Linen Rayon Style Arc Eme Dress
Posted in Projects on Wednesday the 8th August 2018 by Vicki Ormerod
We’re having such an amazing weather this summer, all I want to wear is linen, linen and more linen.
This linen rayon blend Fabric has the perfect weight and hand for a lightweight summer dress. It is slightly crisp, so used with the right pattern you can get a garment that sits away from the body. Nothing better than a loose garment in a breathable fabric on this heat!
A few years back I had an unhappy incident with a pair of linen trousers shrinking in the wash so after that I always washed the fabric 2 or 3 times before using it. But recently a friend pointed out something that seems very obvious now - measure the fabric before and after each wash and see how much it shrinks. If it shrinks a lot, maybe close to 10%, wash it again; otherwise there’s no point.

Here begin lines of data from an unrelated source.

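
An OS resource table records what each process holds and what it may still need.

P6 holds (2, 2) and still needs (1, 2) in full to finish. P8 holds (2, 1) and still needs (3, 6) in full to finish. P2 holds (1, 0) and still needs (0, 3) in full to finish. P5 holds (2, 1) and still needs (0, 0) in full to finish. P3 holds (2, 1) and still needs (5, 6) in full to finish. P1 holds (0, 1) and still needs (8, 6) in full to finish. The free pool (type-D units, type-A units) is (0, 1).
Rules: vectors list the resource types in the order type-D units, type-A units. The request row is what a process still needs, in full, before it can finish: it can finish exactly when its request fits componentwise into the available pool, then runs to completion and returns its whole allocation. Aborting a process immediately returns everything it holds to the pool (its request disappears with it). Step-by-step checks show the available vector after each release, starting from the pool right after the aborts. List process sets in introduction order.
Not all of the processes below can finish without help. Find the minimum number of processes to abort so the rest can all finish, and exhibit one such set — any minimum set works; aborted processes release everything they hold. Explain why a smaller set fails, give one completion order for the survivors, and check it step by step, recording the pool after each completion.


Minimum abort set: P8 and P3.
Key observation: no ordering could ever have run P1 before the abort of P8 and P3; with (4, 2) back in the pool it fits at step 4.
Minimality, checking each single-abort alternative: P6 alone leaves P8 blocked (short on type-A units); P8 alone leaves P3 blocked (short on type-A units); P2 alone leaves P8 blocked (short on type-A units); P5 alone leaves P8 blocked (short on type-A units); P3 alone leaves P8 blocked (short on type-A units); P1 alone leaves P8 blocked (short on type-A units).
Survivors finish in the order: P6, P2, P5, P1. Verifying each step (pool after the aborts first):
  pool = (4, 3)
  run P6 (needs (1, 2), free (4, 3)); after release of (2, 2) the pool is (6, 5)
  run P2 (needs (0, 3), free (6, 5)); after release of (1, 0) the pool is (7, 5)
  run P5 (needs (0, 0), free (7, 5)); after release of (2, 1) the pool is (9, 6)
  run P1 (needs (8, 6), free (9, 6)); after release of (0, 1) the pool is (9, 7)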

This white linen didn’t shrink at all after one wash, maybe it’s the rayon in it or maybe it’s been pretreated, so it only went in the wash once. I recently read a trick for prewashing to minimise wrinkling and fraying. Fold the fabric until you get about a 50cm / 20in square (more or less depending on the thickness of the fabric) keeping the raw edges inside and baste all around the edges. Throw that in the wash and you end up with a relatively smooth piece of fabric and minimal fraying. I tried this a few times already and it really works!

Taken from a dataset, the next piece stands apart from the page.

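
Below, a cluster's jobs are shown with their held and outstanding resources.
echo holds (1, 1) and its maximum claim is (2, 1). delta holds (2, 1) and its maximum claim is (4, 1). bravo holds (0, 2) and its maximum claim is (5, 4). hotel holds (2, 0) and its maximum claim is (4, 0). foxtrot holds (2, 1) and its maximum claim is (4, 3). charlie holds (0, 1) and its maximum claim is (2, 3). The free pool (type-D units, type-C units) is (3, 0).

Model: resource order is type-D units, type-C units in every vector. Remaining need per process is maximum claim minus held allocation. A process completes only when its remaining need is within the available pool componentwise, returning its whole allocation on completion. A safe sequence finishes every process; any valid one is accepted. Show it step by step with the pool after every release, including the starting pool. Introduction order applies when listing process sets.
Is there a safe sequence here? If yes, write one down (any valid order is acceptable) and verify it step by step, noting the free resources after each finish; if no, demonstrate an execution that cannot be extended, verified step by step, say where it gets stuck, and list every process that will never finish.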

I chose to make the Style Arc Eme dress, I loved the cocoon silhouette. It’s not something I usually make and wear, but this oversized trend is starting to grow on me. It only took me a few years :D. Well, I didn’t go all the way, I made the dress one size smaller than recommended. Small steps!
I think the pattern and fabric are a really good match, I don’t think a lighter/softer fabric would work very well with the cocoon shape.
The dress has facings everywhere - neckline, hem and sleeves. I have a neat way of finishing facings that I found on Instagram, I really wish I could remember who posted it.
You sew main fabric and interfacing right sides together, trim, and then flip the interfacing with the glue side on to the the wrong side on the fabric. Trim more if necessary, press and ta-dah! You have a very nice edge!
I had to shorten the dress by about 5cm / 2”, I am only 5’2”. I didn’t want to mess with the hem darts so I shortened the dress at the waist. I removed 1” from the bottom of the bodice and 1” from the top of the skirt. I don’t have a ‘before’ photo but it looks much better on me now. Here’s a photo with less wrinkles, before the 240 miles trip to the beach :) . This is with the sleeves down, they are a bit too long like that. Doesn’t it look like I could live in that Wendy house?
I topstitched all facings with topstitching thread to make it stand out, but I’m afraid it’s still not visible enough. Much better than normal thread though, you can tell the difference if you look close enough.
This dress was perfect for our recent holiday in beautiful Cornwall. I wore it to the beach a couple of times but it’s perfect as a day dress as well. The fabric was a great match for the pattern, it wouldn’t work very well as a shirt or blouse, but it’s perfect for something that requires a bit of structure.